Note: Staying true to the paper I got SHARP running in ~200ms on an H100. Total process — download / inference / compression / upload is about 3 seconds. Read more or reach out to spatial@fncore.com if you're interested. The MacBook Pro and Mac Mini timings below are 2-4 seconds higher than they should be for an approach identical to Apple's paper. I'll update them as soon as I re-run the benchmarks.

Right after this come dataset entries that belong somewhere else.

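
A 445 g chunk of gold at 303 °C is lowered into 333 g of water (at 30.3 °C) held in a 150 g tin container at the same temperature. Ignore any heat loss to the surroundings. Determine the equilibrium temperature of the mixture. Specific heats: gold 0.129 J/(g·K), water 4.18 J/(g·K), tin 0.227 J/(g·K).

Taking heat into each body as positive, Σ m c ΔT = 0:
445×0.129×(T − 303) + 333×4.18×(T − 30.3) + 150×0.227×(T − 30.3) = 0
57.41(T − 303) + 1391.9(T − 30.3) + 34.05(T − 30.3) = 0
1483.4 T = 60601
T = 60601 / 1483.4 = 40.9 °C

T_f ≈ 40.9 °C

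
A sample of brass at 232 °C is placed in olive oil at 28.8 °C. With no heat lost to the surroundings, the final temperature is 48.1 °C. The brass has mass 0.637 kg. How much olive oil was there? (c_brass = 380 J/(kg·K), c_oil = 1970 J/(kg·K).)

m ≈ 1.17 kg

Heat gained plus heat lost sum to zero:
0.637·380·(48.1 − 232) + m·1970·(48.1 − 28.8) = 0
38021 m = 44515
m = 44515/38021 ≈ 1.171 kg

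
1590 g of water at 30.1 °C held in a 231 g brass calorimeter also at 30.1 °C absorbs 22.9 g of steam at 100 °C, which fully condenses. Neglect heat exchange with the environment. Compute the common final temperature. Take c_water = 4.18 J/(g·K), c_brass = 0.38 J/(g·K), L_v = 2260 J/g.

T_f ≈ 38.7 °C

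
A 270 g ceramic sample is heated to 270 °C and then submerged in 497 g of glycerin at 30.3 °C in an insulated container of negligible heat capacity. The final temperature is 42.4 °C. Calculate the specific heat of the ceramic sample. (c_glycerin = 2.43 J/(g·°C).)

Heat lost by the ceramic sample = heat gained by the glycerin:
270×c×(270 − 42.4) = 497×2.43×(42.4 − 30.3)
61452 c = 14613  ⇒  c ≈ 0.2378 J/(g·°C)

c ≈ 0.238 J/(g·°C)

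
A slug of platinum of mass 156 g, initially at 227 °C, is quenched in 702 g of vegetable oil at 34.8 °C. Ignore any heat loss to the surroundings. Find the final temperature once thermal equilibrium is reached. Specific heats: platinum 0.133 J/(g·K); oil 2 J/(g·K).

With ΣQ=0 the equilibrium temperature is the m·c-weighted mean:
T_f = (20.75*227 + 1404*34.8) / (20.75 + 1404)
    = 53569 / 1424.7 ≈ 37.60 °C

T_f ≈ 37.6 °C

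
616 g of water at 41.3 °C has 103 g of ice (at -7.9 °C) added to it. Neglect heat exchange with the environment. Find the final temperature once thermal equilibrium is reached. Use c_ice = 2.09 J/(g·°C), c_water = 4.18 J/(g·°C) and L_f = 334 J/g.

T_f ≈ 23.4 °C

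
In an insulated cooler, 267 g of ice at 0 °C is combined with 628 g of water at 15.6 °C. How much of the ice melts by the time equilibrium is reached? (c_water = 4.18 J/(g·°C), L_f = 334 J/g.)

m_melted ≈ 123 g

Heat available from the water dropping to 0 °C: 628×4.18×15.6 = 40951 J.
To melt every bit of ice: 267×334 = 89178 J.
40951 J < 89178 J, so only part of the ice melts and the system sits at 0 °C.
m_melt = 40951 / L_f = 122.6 g.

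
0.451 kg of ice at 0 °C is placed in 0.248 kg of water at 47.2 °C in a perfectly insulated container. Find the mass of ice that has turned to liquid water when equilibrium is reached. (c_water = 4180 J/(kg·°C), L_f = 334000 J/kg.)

Cooling the water to 0 °C releases 0.248·4180·47.2 = 48929 J.
To melt every bit of ice: 0.451·334000 = 150634 J.
48929 J < 150634 J, so only part of the ice melts and the system sits at 0 °C.
Mass melted = 48929/334000 ≈ 0.1465 kg.

m_melted ≈ 0.146 kg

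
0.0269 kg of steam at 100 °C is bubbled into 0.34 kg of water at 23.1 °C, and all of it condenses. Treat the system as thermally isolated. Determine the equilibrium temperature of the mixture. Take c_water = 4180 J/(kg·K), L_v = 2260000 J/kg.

T_f ≈ 68.4 °C

Conservation of energy gives ΣQ = 0:
condense steam: −0.0269×2260000 = −60794; condensed water 100 °C→T: 112.44(T − 100); original water: 1421.2(T − 23.1)
1533.6 T = 60794 + 11244 + 32830 = 104868
T ≈ 68.38 °C — below 100 °C, confirming all the steam condensed.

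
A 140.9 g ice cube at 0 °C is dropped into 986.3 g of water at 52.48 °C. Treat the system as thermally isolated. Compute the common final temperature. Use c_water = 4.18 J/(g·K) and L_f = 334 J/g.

T_f ≈ 35.9 °C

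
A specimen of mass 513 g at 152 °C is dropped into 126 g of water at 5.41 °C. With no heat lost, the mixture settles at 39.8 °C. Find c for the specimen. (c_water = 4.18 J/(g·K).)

Setting the total heat transfer to zero:
513×c×(39.8 − 152) + 126×4.18×(39.8 − 5.41) = 0
-57559 c = -18113
c = -18113/-57559 ≈ 0.3147 J/(g·K)

c ≈ 0.315 J/(g·K)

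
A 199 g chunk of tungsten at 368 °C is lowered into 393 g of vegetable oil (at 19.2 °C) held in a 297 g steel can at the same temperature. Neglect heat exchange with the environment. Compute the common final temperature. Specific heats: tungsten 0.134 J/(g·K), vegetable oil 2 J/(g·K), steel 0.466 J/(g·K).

T_f ≈ 29.0 °C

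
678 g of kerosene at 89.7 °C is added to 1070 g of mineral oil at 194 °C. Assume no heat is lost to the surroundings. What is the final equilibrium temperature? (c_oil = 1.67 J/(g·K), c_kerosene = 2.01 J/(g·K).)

T_f ≈ 148.9 °C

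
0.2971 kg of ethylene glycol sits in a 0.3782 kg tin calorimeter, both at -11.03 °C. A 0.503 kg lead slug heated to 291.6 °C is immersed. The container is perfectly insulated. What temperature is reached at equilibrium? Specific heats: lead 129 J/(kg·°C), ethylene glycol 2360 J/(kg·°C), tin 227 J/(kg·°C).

T_f ≈ 12.0 °C

Conservation of energy gives ΣQ = 0:
0.503×129×(T − 291.6) + 0.2971×2360×(T − (-11.03)) + 0.3782×227×(T − (-11.03)) = 0
64.89(T − 291.6) + 701.16(T − (-11.03)) + 85.85(T − (-11.03)) = 0
851.89 T = 10240
T ≈ 12.02 °C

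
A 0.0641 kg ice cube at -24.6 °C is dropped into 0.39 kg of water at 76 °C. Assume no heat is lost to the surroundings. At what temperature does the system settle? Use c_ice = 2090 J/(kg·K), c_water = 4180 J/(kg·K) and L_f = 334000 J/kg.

T_f ≈ 52.3 °C

Setting the total heat transfer to zero:
warm ice to 0 °C: 0.0641·2090·(0 − (-24.6)) = 3295.6
  fusion: m_ice L_f = 0.0641·334000 = 21409
  meltwater 0→T: 0.0641·4180·T = 267.94 T
  water: 1630.2(T − 76)
1898.1 T = 123895 − 24705 = 99190
T ≈ 52.26 °C — above 0 °C, consistent with complete melting.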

I benchmarked Sharp on my MacBook Pro and a Mac Mini to compare performance against the NVIDIA GPUs from Apple's paper.
The Results
Testing 9 images on each machine:
| Machine | Chip | GPU Cores | Inference | Total Time |
|---|---|---|---|---|
| MacBook Pro | M4 Pro | 16-20 | 5.56s | 7.04s |
| Mac Mini | M4 | 10 | 9.28s | 10.79s |
The Mac Mini runs 1.7x slower than the MacBook Pro — which lines up almost exactly with the GPU core ratio (10 vs 16-20 cores).
CoreML vs MPS
I also tested CoreML as an alternative to PyTorch's MPS backend on the MacBook Pro:
| Backend | Inference | Speedup |
|---|---|---|
| MPS (PyTorch) | 5.56s | baseline |
| CoreML | 4.04s | 1.4x faster |
CoreML delivers a 1.4x speedup over the standard PyTorch MPS backend on the same hardware.
Takeaway
GPU core count scales linearly with inference speed on Apple Silicon. The M4 Pro's extra cores translate directly into faster 3D processing, and CoreML can squeeze out another 40% on top of that.